Reid's amendment incorporates a variety of other changes, from dropping the government-run public insurance option to adding non-profit health plans offered by private insurers and administered by a federal agency.

Other revisions take aim at insurance industry profits and taxes. It sets a cap on profits and raises the taxes to $10 billion a year industry-wide in 2017.

The amendment dropped the bill's controversial tax on elective cosmetic surgery but added a 10 percent tax on indoor tanning.

Nelson had not agreed to earlier compromise language designed to strengthen a ban on using federal funds for abortions. He and other abortion rights opponents fear the federal subsidies could be spent on plans covering abortion.

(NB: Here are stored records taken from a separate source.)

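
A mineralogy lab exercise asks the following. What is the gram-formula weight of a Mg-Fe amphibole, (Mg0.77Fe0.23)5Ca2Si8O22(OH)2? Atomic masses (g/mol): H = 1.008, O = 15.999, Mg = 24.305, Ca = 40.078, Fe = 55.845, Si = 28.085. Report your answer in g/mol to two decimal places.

848.62 g/mol

M = 3.85·24.305 + 1.15·55.845 + 2·40.078 + 8·28.085 + 24·15.999 + 2·1.008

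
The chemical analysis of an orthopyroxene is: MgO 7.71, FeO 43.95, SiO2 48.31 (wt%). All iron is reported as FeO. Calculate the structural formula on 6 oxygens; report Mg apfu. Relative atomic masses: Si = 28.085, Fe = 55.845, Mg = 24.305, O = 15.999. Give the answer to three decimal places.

0.476 Mg apfu

MgO: 7.71/40.304 = 0.19130 mol → 0.19130 mol Mg, 0.19130 mol O.
FeO: 43.95/71.844 = 0.61174 mol → 0.61174 mol Fe, 0.61174 mol O.
SiO2: 48.31/60.083 = 0.80405 mol → 0.80405 mol Si, 1.60810 mol O.
Total oxygen = 2.41114 mol. Normalization factor = 6/2.41114 = 2.48845.
Mg per 6 O = 0.19130 × 2.48845 = 0.476.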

He said the agreement would mandate that every state exchange set up under the new bill include an insurance plan that does not cover abortion, and would require that payments for abortion coverage be made separately with private funds.

Democratic Senator Barbara Boxer, a strong supporter of abortion rights, told reporters she believed the compromise would separate public and private funds for abortion coverage under the bill.

A version of the healthcare bill passed by the House of Representatives on November 7 includes slightly stricter anti-abortion language. The Senate rejected an amendment incorporating the language last week.

Reid already accommodated moderates like Senator Joe Lieberman, an independent who caucuses with Democrats, by eliminating plans for a government-run insurance option and an expansion of the Medicare government health program for the elderly.